Reimagining Liberation

How Black Women Transformed Citizenship in the French Empire
Awards and Recognition:

A Cite Black Women Top Non-Fiction of 2019 Book

The work and thought of seven black women in the fight against colonialism

Black women living in the French empire played a key role in the decolonial movements of the mid-twentieth century. As thinkers and activists, these women lived lives of commitment and risk that landed them in war zones and concentration camps and saw them declared enemies of the state.

Annette K. Joseph-Gabriel mines published writings and untapped archives to reveal the anticolonialist endeavors of seven women. Though often overlooked today, Suzanne Césaire, Paulette Nardal, Eugénie Éboué-Tell, Jane Vialle, Andrée Blouin, Aoua Kéita, and Eslanda Robeson took part in a forceful transnational movement. Their activism and thought challenged France's imperial system by shaping forms of citizenship that encouraged multiple cultural and racial identities. Expanding the possibilities of belonging beyond national and even Francophone borders, these women imagined new pan-African and pan-Caribbean identities informed by black feminist intellectual frameworks and practices. The visions they articulated also shifted the idea of citizenship itself, replacing a single form of collective identity and political participation with an expansive plurality of forms of belonging.
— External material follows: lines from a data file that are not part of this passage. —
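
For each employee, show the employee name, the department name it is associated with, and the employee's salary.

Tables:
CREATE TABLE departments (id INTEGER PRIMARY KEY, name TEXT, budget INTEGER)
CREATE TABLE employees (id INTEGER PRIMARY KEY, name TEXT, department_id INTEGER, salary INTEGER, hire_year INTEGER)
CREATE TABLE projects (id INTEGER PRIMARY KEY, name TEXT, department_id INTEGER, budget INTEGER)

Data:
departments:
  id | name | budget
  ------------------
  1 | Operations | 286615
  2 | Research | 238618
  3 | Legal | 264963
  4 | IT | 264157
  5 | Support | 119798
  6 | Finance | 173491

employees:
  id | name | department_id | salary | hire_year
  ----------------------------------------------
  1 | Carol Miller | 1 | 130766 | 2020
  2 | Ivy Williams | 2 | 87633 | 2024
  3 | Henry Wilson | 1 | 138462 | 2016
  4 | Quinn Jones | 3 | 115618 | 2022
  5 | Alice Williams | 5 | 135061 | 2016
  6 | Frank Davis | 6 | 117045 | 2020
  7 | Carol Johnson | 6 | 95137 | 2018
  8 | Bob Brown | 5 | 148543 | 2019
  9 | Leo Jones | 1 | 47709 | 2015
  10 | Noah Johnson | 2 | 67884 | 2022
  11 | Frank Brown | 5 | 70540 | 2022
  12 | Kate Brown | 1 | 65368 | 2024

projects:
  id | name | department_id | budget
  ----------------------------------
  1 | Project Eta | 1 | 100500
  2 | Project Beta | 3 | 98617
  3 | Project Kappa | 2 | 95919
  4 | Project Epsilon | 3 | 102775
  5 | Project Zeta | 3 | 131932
SELECT c.name, p.name AS department, c.salary FROM employees c JOIN departments p ON c.department_id = p.id

Execution result:
name | department | salary
Carol Miller | Operations | 130766
Ivy Williams | Research | 87633
Henry Wilson | Operations | 138462
Quinn Jones | Legal | 115618
Alice Williams | Support | 135061
Frank Davis | Finance | 117045
Carol Johnson | Finance | 95137
Bob Brown | Support | 148543
Leo Jones | Operations | 47709
Noah Johnson | Research | 67884
Frank Brown | Support | 70540
Kate Brown | Operations | 65368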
"Delicately yet deeply explore[s] the lives of women who are 'rendered invisible' (invisibilisées) or are 'acknowledged as a potential source of curious amusement' in French women’s history. . . . Reimagining Liberation expand[s] our understanding of how the history of decolonization, feminism, and citizenship intersect in the francophone world from the age of slavery to the present day." --Nursing Clio

"Beautifully written . . . Annette Joseph-Gabriel’s Reimagining Liberation: How Black Women Transformed Citizenship in the French Empire offers a bold new path for reimagining the freedom struggles of the twentieth century. " --Black Perspectives

"Annette K. Joseph-Gabriel's Reimagining Liberation is a timely monograph that recasts this history of anticolonial black liberation to attend to what 'decolonization [would] look like if we took into account, even centered, women's visions for a decolonial future.'" --H-Net Reviews

"A transformative and unprecedented contribution. It recovers material, heretofore mostly unexamined, to identify each woman's local and global positionalities, that is, their national circumstances as well as the areas where they and their struggles intersect. Readers eager to learn about this historical and literary era will discover gems in this book."--Renée Larrier, author of Autofiction and Advocacy in the Francophone Caribbean

"Seven black women anchor Dr. Annette Joseph-Gabriel’s, Reimagining Liberation, an inspired and original history of decolonization. These women’s imaginings and practices of liberation politics and decolonial citizenship made them resilient political protagonists in a time of upheaval. In her important book, Joseph-Gabriel compellingly argues for doing far more of what she, Suzanne Césaire, Paulette Nardal, Eugénie Éboué-Tell, Jane Vialle, Andrée Blouin, Aoua Kéita and Eslanda Robeson have done: centering black women’s experiences, politics, and leadership within struggles to identify and challenge global systems of injustice."--Jennifer Anne Boittin, author of Colonial Metropolis: The Urban Grounds of Anti-Imperialism and Feminism in Interwar Paris


Annette K. Joseph-Gabriel is an assistant professor of French at the University of Michigan.